- Shahbazpur Location in Punjab, India Shahbazpur Shahbazpur (India)
- Coordinates: 30°56′54″N 76°12′51″E﻿ / ﻿30.9484398°N 76.2140453°E
- Country: India
- State: Punjab
- District: Shaheed Bhagat Singh Nagar

Government
- • Type: Panchayat raj
- • Body: Gram panchayat

Population (2011)
- • Total: 987
- Sex ratio 487/500 ♂/♀

Languages
- • Official: Punjabi
- Time zone: UTC+5:30 (IST)
- PIN: 144517
- ISO 3166 code: IN-PB
- Post office: Kot Ranjha (B.O)
- Website: nawanshahr.nic.in

= Shahbazpur, SBS Nagar =

Shahbazpur is a village in Shaheed Bhagat Singh Nagar district of Punjab State, India. It is located 24 km away from branch post office Kot Ranjha, 29 km from Nawanshahr, 30 km from district headquarter Shaheed Bhagat Singh Nagar and 78 km from state capital Chandigarh. The village is administrated by Sarpanch an elected representative of the village.

== Demography ==
As of 2011, Shahbazpur has a total number of 194 houses and population of 987 of which 487 include are males while 500 are females according to the report published by Census India in 2011. The literacy rate of Shahbazpur is 75.56% lower than the state average of 75.84%. The population of children under the age of 6 years is 95 which is 9.63% of total population of Shahbazpur, and child sex ratio is approximately 827 as compared to Punjab state average of 846.
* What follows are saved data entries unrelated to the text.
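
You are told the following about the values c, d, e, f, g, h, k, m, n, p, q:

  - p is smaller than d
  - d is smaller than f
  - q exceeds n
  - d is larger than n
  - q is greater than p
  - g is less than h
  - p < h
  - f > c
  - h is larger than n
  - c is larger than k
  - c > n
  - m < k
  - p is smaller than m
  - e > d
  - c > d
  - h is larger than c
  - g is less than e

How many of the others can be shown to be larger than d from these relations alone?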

Most of the people are from Schedule Caste which constitutes 43.36% of total population in Shahbazpur. The town does not have any Schedule Tribe population so far.

As per the report published by Census India in 2011, 266 people were engaged in work activities out of the total population of Shahbazpur which includes 239 males and 27 females. According to census survey report 2011, 94.74% workers describe their work as main work and 5.26% workers are involved in Marginal activity providing livelihood for less than 6 months.

== Education ==
The village has no school and children either travel or walk to other villages for schooling often covering between 8–10 km. KC Engineering College and Doaba Khalsa Trust Group Of Institutions are the nearest colleges. Industrial Training Institute for women (ITI Nawanshahr) is 30 km. The village is 54 km away from Chandigarh University, 40 km from Indian Institute of Technology and 72 km away from Lovely Professional University.

List of schools nearby
- Govt Upper Primary with Secondary School, Kot Ranjha
- Govt Upper Primary with Secondary/Higher Secondary School, Jadla
- Govt Primary School, Chhokran
- Govt Primary School, Ranewal

== Transport ==
Nawanshahr train station is the nearest train station however, Garhshankar Junction railway station is 40 km away from the village. Sahnewal Airport is the nearest domestic airport which located 35 km away in Ludhiana and the nearest international airport is located in Chandigarh also Sri Guru Ram Dass Jee International Airport is the second nearest airport which is 182 km away in Amritsar.